There was already one significant sign of change on Wednesday, which as far as I can tell leading White House reporters didn't even notice. It was a hugely ambitious memo with the subject line "Modernizing Regulatory Review."
That memo would appear to be the first step in turning the innocuous-sounding Office of Information and Regulatory Affairs (OIRA) in the Office of Management and Budget (OMB) from a notorious bottleneck for pro-consumer and pro-worker regulations into a powerful force for progressive reform. The memo envisions a regulatory review process that will "promote public health and safety, economic growth, social welfare, racial justice, environmental stewardship, human dignity, equity, and the interests of future generations." This would be a seismic change, even from past Democratic administrations.
James Goodwin, a policy analyst at the Center for Progressive Reform, wrote in an email on Thursday that he's been trying to persuade reporters that "this was potentially the most important thing Biden did yesterday." But apparently without much luck.
Here's something else to keep in mind: Historically, some of the best White House coverage hasn't involved the president at all. It comes from reporters with deep sourcing in the agencies and in the field — reporters who don't just react to official statements, but act proactively.
I have found it depressing to see so many of the same people assigned to cover this White House as covered the last one, instead of, say, subject-matter experts. If it were up to me, I'd replace most of the White House press corps with health reporters, environment reporters and reporters who focus on racial and economic inequality — and I'd encourage them to ignore talking points in favor of original reporting.

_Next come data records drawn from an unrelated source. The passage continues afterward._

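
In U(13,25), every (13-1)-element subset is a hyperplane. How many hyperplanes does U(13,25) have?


Hyperplanes of U(13,25) are flats of rank 12.
In a uniform matroid, these are exactly the (12)-element subsets.
Count = C(25,12) = 25! / (12! * 13!) = 5200300.

5200300


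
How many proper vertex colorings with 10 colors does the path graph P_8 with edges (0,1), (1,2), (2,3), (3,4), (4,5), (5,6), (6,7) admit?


P(P_8, k) = k * (k-1)^(7).
P(10) = 10 * 9^7 = 10 * 4782969 = 47829690.

47829690


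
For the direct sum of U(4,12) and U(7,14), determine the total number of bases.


Bases of a direct sum M1 + M2: |B| = |B(M1)| * |B(M2)|.
|B(U(4,12))| = C(12,4) = 495.
|B(U(7,14))| = C(14,7) = 3432.
Total bases = 495 * 3432 = 1698840.

1698840


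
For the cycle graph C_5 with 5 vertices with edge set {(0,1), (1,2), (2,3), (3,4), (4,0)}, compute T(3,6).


T(C_5; x,y) = x + x^2 + ... + x^(4) + y.
T(3,6) = 3^1 + 3^2 + 3^3 + 3^4 + 6
= 3 + 9 + 27 + 81 + 6
= 126.

126


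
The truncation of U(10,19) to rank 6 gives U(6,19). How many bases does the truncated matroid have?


Truncating U(10,19) to rank 6 gives U(6,19).
Bases of U(6,19) are all 6-element subsets of 19 elements.
Number of bases = (19 choose 6) = 27132.

27132


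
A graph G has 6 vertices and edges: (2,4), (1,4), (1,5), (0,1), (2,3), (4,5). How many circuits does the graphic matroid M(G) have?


A circuit in a graphic matroid = edge set of a simple cycle.
G has 6 vertices and 6 edges.
Enumerating all minimal edge subsets forming cycles...
Total circuits found: 1.

1


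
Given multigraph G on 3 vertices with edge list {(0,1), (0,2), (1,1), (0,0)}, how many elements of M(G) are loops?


In a graphic matroid, a loop is a self-loop edge (u,u) with rank 0.
Examining all 4 edges for self-loops...
Self-loops found: (1,1), (0,0)
Number of loops = 2.

2


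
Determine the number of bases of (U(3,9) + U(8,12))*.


(M1+M2)* = M1* + M2*.
M1* = U(6,9), bases: C(9,6) = 84.
M2* = U(4,12), bases: C(12,4) = 495.
|B(M*)| = 84 * 495 = 41580.

41580


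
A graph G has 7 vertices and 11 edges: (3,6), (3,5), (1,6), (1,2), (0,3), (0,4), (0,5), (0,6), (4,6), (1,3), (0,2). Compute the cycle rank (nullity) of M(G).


Cycle rank (nullity) = |E| - r(M) = |E| - (|V| - c).
|E| = 11, |V| = 7, c = 1.
Nullity = 11 - (7 - 1) = 11 - 6 = 5.

5


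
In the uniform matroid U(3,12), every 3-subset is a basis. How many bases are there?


Bases of U(3,12) are all 3-element subsets of the 12-element ground set.
Number of bases = C(12,3).
(12 choose 3) = 220.

220


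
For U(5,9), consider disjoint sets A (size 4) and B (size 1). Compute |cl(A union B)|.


|A union B| = 4 + 1 = 5 (disjoint).
In U(5,9), cl(S) = S if |S| < 5, else cl(S) = E.
Since 5 >= 5, cl(A union B) = E.
|cl(A union B)| = 9.

9


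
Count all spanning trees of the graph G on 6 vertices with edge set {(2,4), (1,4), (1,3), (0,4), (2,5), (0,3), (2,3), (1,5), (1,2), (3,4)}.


By Kirchhoff's matrix tree theorem, the number of spanning trees equals
the determinant of any cofactor of the Laplacian matrix L.
G has 6 vertices and 10 edges.
Computing the (5 x 5) cofactor determinant gives 100.

100


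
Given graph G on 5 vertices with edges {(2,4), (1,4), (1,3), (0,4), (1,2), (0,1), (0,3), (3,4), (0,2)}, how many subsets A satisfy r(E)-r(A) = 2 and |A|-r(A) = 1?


R(x,y) = sum over A in 2^E of x^(r(E)-r(A)) * y^(|A|-r(A)).
G has 5 vertices, 9 edges. r(E) = 4.
Enumerate all 2^9 = 512 subsets.
Count subsets with r(E)-r(A)=2 and |A|-r(A)=1: 7.

7


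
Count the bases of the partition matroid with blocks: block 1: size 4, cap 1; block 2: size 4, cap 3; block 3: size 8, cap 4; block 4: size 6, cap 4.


A basis picks exactly ci elements from block i.
Number of bases = product of C(|Si|, ci).
= C(4,1) * C(4,3) * C(8,4) * C(6,4)
= 4 * 4 * 70 * 15
= 16800.

16800


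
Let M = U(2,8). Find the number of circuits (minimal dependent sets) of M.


In U(2,8), circuits are the (3)-element subsets.
Any set of 3 elements is dependent, and removing any one element gives
an independent set of size 2, so it is a minimal dependent set.
Number of circuits = C(8,3) = 8! / (3! * 5!) = 56.

56


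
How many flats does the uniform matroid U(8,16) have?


Flats of U(8,16): every subset of size < 8 is a flat, plus E itself.
Count = (16 choose 0) + (16 choose 1) + (16 choose 2) + (16 choose 3) + (16 choose 4) + (16 choose 5) + (16 choose 6) + (16 choose 7) + 1
     = 1 + 16 + 120 + 560 + 1820 + 4368 + 8008 + 11440 + 1
     = 26334.

26334


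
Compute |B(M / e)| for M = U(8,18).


Contracting e from U(8,18) gives U(7,17).
Bases of U(7,17) = C(17,7) = 19448.

19448


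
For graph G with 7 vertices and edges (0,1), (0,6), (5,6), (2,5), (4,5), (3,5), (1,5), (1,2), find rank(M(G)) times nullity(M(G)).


r(M) = |V| - c = 7 - 1 = 6.
nullity = |E| - r(M) = 8 - 6 = 2.
Product = 6 * 2 = 12.

12


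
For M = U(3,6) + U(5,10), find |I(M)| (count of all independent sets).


For a direct sum, |I(M1+M2)| = |I(M1)| * |I(M2)|.
|I(U(3,6))| = sum C(6,k) for k=0..3 = 42.
|I(U(5,10))| = sum C(10,k) for k=0..5 = 638.
Total = 42 * 638 = 26796.

26796


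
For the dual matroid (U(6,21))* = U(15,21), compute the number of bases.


The dual of U(r,n) is U(n-r, n) = U(15,21).
Bases of U(15,21) are all (15)-element subsets.
|B(M*)| = C(21,15) = 54264.

54264


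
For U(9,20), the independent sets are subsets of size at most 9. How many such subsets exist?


Independent sets of U(9,20) are all subsets of size <= 9.
Count = C(20,0) + C(20,1) + C(20,2) + C(20,3) + C(20,4) + C(20,5) + C(20,6) + C(20,7) + C(20,8) + C(20,9)
     = 1 + 20 + 190 + 1140 + 4845 + 15504 + 38760 + 77520 + 125970 + 167960
     = 431910.

431910


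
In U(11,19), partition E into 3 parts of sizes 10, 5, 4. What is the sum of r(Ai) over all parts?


r(Ai) = min(|Ai|, 11) for each part.
Sum = min(10,11) + min(5,11) + min(4,11)
    = 10 + 5 + 4
    = 19.

19


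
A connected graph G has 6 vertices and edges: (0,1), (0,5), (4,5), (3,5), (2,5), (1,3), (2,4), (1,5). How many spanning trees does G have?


By Kirchhoff's matrix tree theorem, the number of spanning trees equals
the determinant of any cofactor of the Laplacian matrix L.
G has 6 vertices and 8 edges.
Computing the (5 x 5) cofactor determinant gives 24.

24


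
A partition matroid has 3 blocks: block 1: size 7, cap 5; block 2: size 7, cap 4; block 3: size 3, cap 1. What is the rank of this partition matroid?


Rank of a partition matroid = sum of min(|Si|, ci) for each block.
= min(7,5) + min(7,4) + min(3,1)
= 5 + 4 + 1
= 10.

10


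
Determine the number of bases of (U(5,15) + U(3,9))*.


(M1+M2)* = M1* + M2*.
M1* = U(10,15), bases: C(15,10) = 3003.
M2* = U(6,9), bases: C(9,6) = 84.
|B(M*)| = 3003 * 84 = 252252.

252252


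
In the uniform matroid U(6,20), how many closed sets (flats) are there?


Flats of U(6,20): every subset of size < 6 is a flat, plus E itself.
Count = (20 choose 0) + (20 choose 1) + (20 choose 2) + (20 choose 3) + (20 choose 4) + (20 choose 5) + 1
     = 1 + 20 + 190 + 1140 + 4845 + 15504 + 1
     = 21701.

21701


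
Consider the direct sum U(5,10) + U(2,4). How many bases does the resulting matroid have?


Bases of a direct sum M1 + M2: |B| = |B(M1)| * |B(M2)|.
|B(U(5,10))| = C(10,5) = 252.
|B(U(2,4))| = C(4,2) = 6.
Total bases = 252 * 6 = 1512.

1512


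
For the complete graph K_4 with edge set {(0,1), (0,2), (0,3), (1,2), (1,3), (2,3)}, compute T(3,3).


T(K_4; x,y) = x^3 + 3x^2 + 4xy + 2x + y^3 + 3y^2 + 2y.
Substituting x=3, y=3:
= 27 + 27 + 36 + 6 + 27 + 27 + 6
= 156.

156


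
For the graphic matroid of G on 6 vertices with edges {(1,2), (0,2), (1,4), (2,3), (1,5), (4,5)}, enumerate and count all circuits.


A circuit in a graphic matroid = edge set of a simple cycle.
G has 6 vertices and 6 edges.
Enumerating all minimal edge subsets forming cycles...
Total circuits found: 1.

1


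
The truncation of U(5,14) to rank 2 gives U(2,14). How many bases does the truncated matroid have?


Truncating U(5,14) to rank 2 gives U(2,14).
Bases of U(2,14) are all 2-element subsets of 14 elements.
Number of bases = (14 choose 2) = 91.

91


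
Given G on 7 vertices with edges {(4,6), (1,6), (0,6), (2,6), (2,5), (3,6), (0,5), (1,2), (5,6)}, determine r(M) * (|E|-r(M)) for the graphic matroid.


r(M) = |V| - c = 7 - 1 = 6.
nullity = |E| - r(M) = 9 - 6 = 3.
Product = 6 * 3 = 18.

18


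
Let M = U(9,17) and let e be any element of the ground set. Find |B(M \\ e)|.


Deleting e from U(9,17) gives U(9,16) since n > r.
Bases of U(9,16) = C(16,9) = 11440.

11440


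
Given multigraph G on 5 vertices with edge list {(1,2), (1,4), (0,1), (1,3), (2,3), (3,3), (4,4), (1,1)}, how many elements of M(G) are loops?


In a graphic matroid, a loop is a self-loop edge (u,u) with rank 0.
Examining all 8 edges for self-loops...
Self-loops found: (3,3), (4,4), (1,1)
Number of loops = 3.

3


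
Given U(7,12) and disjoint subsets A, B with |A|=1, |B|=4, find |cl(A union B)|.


|A union B| = 1 + 4 = 5 (disjoint).
In U(7,12), cl(S) = S if |S| < 7, else cl(S) = E.
Since 5 < 7, cl(A union B) = A union B.
|cl(A union B)| = 5.

5


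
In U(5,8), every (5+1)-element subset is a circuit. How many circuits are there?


In U(5,8), circuits are the (6)-element subsets.
Any set of 6 elements is dependent, and removing any one element gives
an independent set of size 5, so it is a minimal dependent set.
Number of circuits = C(8,6) = 8! / (6! * 2!) = 28.

28


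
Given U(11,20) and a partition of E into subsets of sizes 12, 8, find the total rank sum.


r(Ai) = min(|Ai|, 11) for each part.
Sum = min(12,11) + min(8,11)
    = 11 + 8
    = 19.

19


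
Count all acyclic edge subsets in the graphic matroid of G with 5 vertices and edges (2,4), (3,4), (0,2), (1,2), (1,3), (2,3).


An independent set in a graphic matroid is an acyclic edge subset.
G has 5 vertices and 6 edges.
Enumerate all 2^6 = 64 subsets, checking for acyclicity.
Total independent sets = 48.

48


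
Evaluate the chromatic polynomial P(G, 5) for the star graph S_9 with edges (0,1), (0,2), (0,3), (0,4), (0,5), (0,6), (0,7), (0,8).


P(tree, k) = k * (k-1)^(8) for any tree on 9 vertices.
P(5) = 5 * 4^8 = 5 * 65536 = 327680.

327680


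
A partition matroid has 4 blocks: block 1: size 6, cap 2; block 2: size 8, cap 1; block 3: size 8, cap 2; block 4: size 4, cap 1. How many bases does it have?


A basis picks exactly ci elements from block i.
Number of bases = product of C(|Si|, ci).
= C(6,2) * C(8,1) * C(8,2) * C(4,1)
= 15 * 8 * 28 * 4
= 13440.

13440


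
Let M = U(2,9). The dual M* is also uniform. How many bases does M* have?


The dual of U(r,n) is U(n-r, n) = U(7,9).
Bases of U(7,9) are all (7)-element subsets.
|B(M*)| = (9 choose 7) = 36.

36


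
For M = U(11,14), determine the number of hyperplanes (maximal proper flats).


Hyperplanes of U(11,14) are flats of rank 10.
In a uniform matroid, these are exactly the (10)-element subsets.
Count = (14 choose 10) = 1001.

1001


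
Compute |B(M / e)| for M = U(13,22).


Contracting e from U(13,22) gives U(12,21).
Bases of U(12,21) = C(21,12) = 21! / (12! * 9!) = 293930.

293930


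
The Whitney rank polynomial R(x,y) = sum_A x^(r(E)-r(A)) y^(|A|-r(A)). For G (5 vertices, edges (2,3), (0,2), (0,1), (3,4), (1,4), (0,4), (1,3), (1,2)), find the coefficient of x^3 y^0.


R(x,y) = sum over A in 2^E of x^(r(E)-r(A)) * y^(|A|-r(A)).
G has 5 vertices, 8 edges. r(E) = 4.
Enumerate all 2^8 = 256 subsets.
Count subsets with r(E)-r(A)=3 and |A|-r(A)=0: 8.

8


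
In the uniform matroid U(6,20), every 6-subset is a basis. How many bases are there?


Bases of U(6,20) are all 6-element subsets of the 20-element ground set.
Number of bases = C(20,6).
C(20,6) = 20! / (6! * 14!) = 38760.

38760


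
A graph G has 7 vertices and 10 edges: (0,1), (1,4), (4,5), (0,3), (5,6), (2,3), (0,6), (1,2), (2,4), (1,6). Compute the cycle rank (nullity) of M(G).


Cycle rank (nullity) = |E| - r(M) = |E| - (|V| - c).
|E| = 10, |V| = 7, c = 1.
Nullity = 10 - (7 - 1) = 10 - 6 = 4.

4


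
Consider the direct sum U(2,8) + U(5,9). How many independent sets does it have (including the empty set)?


For a direct sum, |I(M1+M2)| = |I(M1)| * |I(M2)|.
|I(U(2,8))| = sum C(8,k) for k=0..2 = 37.
|I(U(5,9))| = sum C(9,k) for k=0..5 = 382.
Total = 37 * 382 = 14134.

14134


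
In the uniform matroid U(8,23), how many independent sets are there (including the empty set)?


Independent sets of U(8,23) are all subsets of size <= 8.
Count = C(23,0) + C(23,1) + C(23,2) + C(23,3) + C(23,4) + C(23,5) + C(23,6) + C(23,7) + C(23,8)
     = 1 + 23 + 253 + 1771 + 8855 + 33649 + 100947 + 245157 + 490314
     = 880970.

880970


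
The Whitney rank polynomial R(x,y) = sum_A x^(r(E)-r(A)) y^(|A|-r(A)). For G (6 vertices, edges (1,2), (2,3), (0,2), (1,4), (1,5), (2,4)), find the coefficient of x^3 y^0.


R(x,y) = sum over A in 2^E of x^(r(E)-r(A)) * y^(|A|-r(A)).
G has 6 vertices, 6 edges. r(E) = 5.
Enumerate all 2^6 = 64 subsets.
Count subsets with r(E)-r(A)=3 and |A|-r(A)=0: 15.

15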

One positive sign worth noting is the Washington Post's assignment of longtime White House reporter David Nakamura to an entirely new beat, "to write broadly about the federal government's role in protecting and ensuring civil rights in America, based at the Justice Department." I think thematic beats like that are the future.
Finally, there's another good reason to stop focusing so much on the president. It's not just that with Biden as president, the president is no longer the only person in the White House who matters. He may not even be the person in the White House who matters the most.
Given the choice of who I'd most want an hour-long sit-down interview with, I'd probably pick Klain over Biden. He would be more likely to know the answers to my questions.
Biden is the right man for the moment: He is almost uniquely human, after a president who was almost uniquely inhuman; he is compassionate and empathetic, after a stunning absence of both; he seems truly devoted to bringing about greater unity in this country at a time when, as he said in his inaugural speech, people can't even agree on common facts.
But I suspect that his leadership style will be more Ronald Reagan than Barack Obama — or Trump, for that matter. He seems likely to be more of a figurehead, leaving the weedy work to others.
And that weedy work is what will make all the difference.